Serge Pouts-Lajus, spécialiste de l’accompagnement des collectivités territoriales du point de vue de l’éducation, propose aux lecteurs et lectrices du café pédagogique une analyse de la dimension matérielle en éducation. L’Etat et les collectivités sont co-responsables du fonctionnement du système éducatif mais la responsabilité de son caractère inégalitaire semble très nettement se situer du côté de l’Etat.
La dimension matérielle de l’éducation est souvent placée à l’arrière-plan des analyses sur le fonctionnement du système éducatif. C’est dommage. Les établissements scolaires sont d’abord en effet des bâtiments, des choses donc, aménagés et équipés de multiples autres choses pour accueillir et permettre l’éducation. Rien ne justifie que cette indispensable matérialité soit ignorée ou négligée, en particulier par celles et ceux qui en ont la responsabilité. On peut pourtant citer plusieurs exemples qui illustrent ce que l’on pourrait considérer comme un signe de désintérêt des responsables politiques pour cette question. En 1933, Célestin Freinet se bat contre un maire pour que les élèves de son école soient accueillis dans des conditions décentes. Le 6 février 1973, seize enfants trouvent la mort dans l’incendie du collège Pailleron dans le XIXème arrondissement de Paris. Aujourd’hui, c’est l’état désastreux des écoles de Marseille ou celui du lycée Voillaume à Aulnay-sous-Bois qui semblent confirmer ce constat.
La question matérielle en éducation est toujours bel et bien une question politique mais elle se pose à présent au niveau local, ce qui la distingue radicalement des autres composantes de l’éducation, sous responsabilité de l’Etat. La colère de Freinet contre un maire d’extrême droite, celle des professeurs marseillais contre l’incurie de leur municipalité et des professeurs du lycée Voillaume contre la présidente du Conseil Régional d’Ile de France en témoignent. Dans ce paysage, le cas du collège Pailleron se distingue car c’est alors bien contre un gouvernement, contre l’Etat alors responsable de la construction des collèges et des lycées, que la colère s’est dirigée. Et c’est à la suite de ce drame que le gouvernement de Pierre Mauroy a abandonné au début des années 80 ce qui lui restait de responsabilité sur la question matérielle en éducation, désengagement parachevé en 2005 avec le transfert des missions techniques d’accueil, d’entretien et d’hébergement.

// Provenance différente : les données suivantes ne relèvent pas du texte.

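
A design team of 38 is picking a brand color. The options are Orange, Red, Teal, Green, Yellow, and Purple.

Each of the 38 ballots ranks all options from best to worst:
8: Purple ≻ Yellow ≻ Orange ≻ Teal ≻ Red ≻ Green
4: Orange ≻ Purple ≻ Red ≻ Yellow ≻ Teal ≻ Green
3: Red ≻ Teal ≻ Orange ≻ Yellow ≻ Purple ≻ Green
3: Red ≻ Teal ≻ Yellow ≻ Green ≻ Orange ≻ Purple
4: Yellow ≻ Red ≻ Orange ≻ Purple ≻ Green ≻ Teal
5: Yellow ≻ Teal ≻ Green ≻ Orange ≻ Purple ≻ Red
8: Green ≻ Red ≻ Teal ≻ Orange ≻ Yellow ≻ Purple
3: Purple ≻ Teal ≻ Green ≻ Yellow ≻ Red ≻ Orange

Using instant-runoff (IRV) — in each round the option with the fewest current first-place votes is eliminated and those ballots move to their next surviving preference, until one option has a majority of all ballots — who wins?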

Des collectivités engagées, responsables devant leurs électeurs
Ce sont les maires, depuis le XIXème siècle, les présidentes et présidents des conseils départementaux et régionaux depuis les années 80 qui répondent des conditions matérielles de l’éducation dans les écoles, les collèges et les lycées. Ces élus du peuple manifestent-ils un désintérêt quelconque pour la matérialité dont ils ont la responsabilité, la seule qu’ils aient à ce niveau ? Bien sûr que non ! L’engagement des collectivités n’est évidemment pas le même partout mais tous ceux qui suivent attentivement l’évolution du système éducatif français depuis le début des années 80, les équipes de direction et les enseignants peuvent en témoigner, avec des nuances bien sûr : les collectivités territoriales assument leurs responsabilités de façon globalement satisfaisante, quelques-unes très mal comme à Marseille, mais beaucoup de façon remarquable car tous ces élus doivent répondre de leurs décisions devant les électeurs ce qui n’est pas le cas des ministres. La décentralisation crée des différences mais elle ne creuse pas les inégalités. C’est bien l’État et sa gestion de l’immatériel qui est le principal responsable du caractère scandaleusement inégalitaire de notre système éducatif.